Ok, so Mr. Ozurdex is doing well. What about Mrs. Ozurdex?
“Mrs. Ozurdex” (the names have been changed to remain HIPAA compliant) came to my office in November with complaints of sudden, painless loss of vision in her left eye. I diagnosed her with a central retinal vein occlusion (CRVO). Again, this is a different diagnosis, and problem, than diabetic retinopathy or macular degeneration.
There is no standard treatment for central retinal vein occlusions. None. There is, as with Mrs. Ozurdex, a significant loss of vision caused by loss of blood flow to the retina. Traditionally, there is nothing that can be done to improve the vision. The prognosis is worse than a branch retinal vein occlusion (BRVO) which plagues Mr. Ozurdex (yesterday’s post).
The Ozurdex™ system is FDA approved for Retinal Vein Occlusions. There are two types: branch retinal vein occlusions and central retinal vein occlusions. The visual prognosis is much worse for the CRVO. Ozurdex will release a steroid, over the next 4-6 months, called dexamethasone. Dexamethasone is an old, old drug, but has been shown to be useful in treating the macular edema (swelling) present in vein occlusions. In theory, by reducing the macular swelling, the vision may improve.
Regardless, Ozurdex was injected into Mrs. Ozurdex’s eye about 2 weeks ago. I don’t think she will see as well as her counterpart. Why? The difference is in the two types of vein occlusions. The vision has always been worse for patients with CRVO compared to BRVO. They are almost two different diseases.
On the other hand, the Ozurdex studies showed some realistic improvement in the swelling caused by CRVO. We have no other treatment – and I was quite forward with Mrs. Ozurdex. As Ozurdex is reimbursed by Medicare, her insurance should cover the costs.
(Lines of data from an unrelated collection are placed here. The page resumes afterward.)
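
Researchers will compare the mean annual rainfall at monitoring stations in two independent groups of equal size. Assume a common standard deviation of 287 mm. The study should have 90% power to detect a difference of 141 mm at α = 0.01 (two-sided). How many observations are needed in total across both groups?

For two equal groups, n per group = 2·((z_{α/2} + z_β)·σ/δ)².
z_{α/2} = 2.576; z_β = 1.282 (power 90%).
n = 2 × (3.858 × 287 / 141)² = 2 × 61.67 = 123.34
Round up: n = 124 per group.
Total across both groups: 2 × 124 = 248.

248 total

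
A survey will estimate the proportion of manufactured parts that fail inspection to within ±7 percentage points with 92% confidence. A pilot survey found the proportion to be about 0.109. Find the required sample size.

For a proportion with margin E = 0.07 at 92% confidence, z = 1.751.
n = p̂(1−p̂)(z/E)² = 0.109 × 0.891 × (1.751/0.07)² = 60.77
Round up: n = 61.

61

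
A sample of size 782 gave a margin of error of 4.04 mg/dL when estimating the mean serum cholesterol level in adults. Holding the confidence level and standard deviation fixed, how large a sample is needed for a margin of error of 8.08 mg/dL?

Margin of error scales as 1/√n, so n₂ = n₁·(E₁/E₂)².
n₂ = 782 × (4.04/8.08)² = 782 × 0.25 = 195.50
Round up: n₂ = 196.

196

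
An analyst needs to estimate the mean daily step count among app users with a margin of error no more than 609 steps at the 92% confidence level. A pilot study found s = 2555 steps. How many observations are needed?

54

For a mean, the margin of error is E = z·σ/√n, so n = (zσ/E)².
At 92% confidence, z = 1.751.
n = (1.751 × 2555 / 609)² = 53.97
Round up: n = 54.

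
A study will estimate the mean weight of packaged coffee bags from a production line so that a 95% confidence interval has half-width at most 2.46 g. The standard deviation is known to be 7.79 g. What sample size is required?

For a mean, the margin of error is E = z·σ/√n, so n = (zσ/E)².
At 95% confidence, z = 1.960.
n = (1.960 × 7.79 / 2.46)² = 38.52
Round up: n = 39.

39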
Mrs. Ozurdex’s right eye is normal and sees very well. Mrs. Ozurdex’s left eye sustained the central retinal vein occlusion and is legally blind (can NOT see the big “E”). While there is likely to be some improvement after treatment with the Ozurdex drug delivery system, there is probably going to remain a large difference between the two eyes. Do we want to try anyway? What do we have to lose?
She’ll be returning to the office in the next 1-2 weeks.
What Does This Mean? This is a common consideration in treating patients with retinal disease; especially patients with macular degeneration and diabetic retinopathy. Many times patients have significant loss of vision in one eye and normal vision in the other, or “fellow,” eye. From a practical approach, there might be improvement in the poor eye, but no, real functional improvement overall. In other words, the moderate improvement in the poor eye doesn’t really improve a patient’s overall visual function and abilities. Sometimes we forego treatment and sometimes we proceed.
Mrs. Ozurdex is a “glass is half full” person. Regardless of the outcome, she’ll be happy. If the sustained release steroid treatment works, she is rewarded with improved vision. If it does not work, she is satisfied that she tried everything possible to help herself.
Retinal treatments, for instance, treatment for wet macular degeneration, are not to be confused with cures. Treatments often improve or stablize vision, but rarely is there a “cure” with full restoration of vision and function.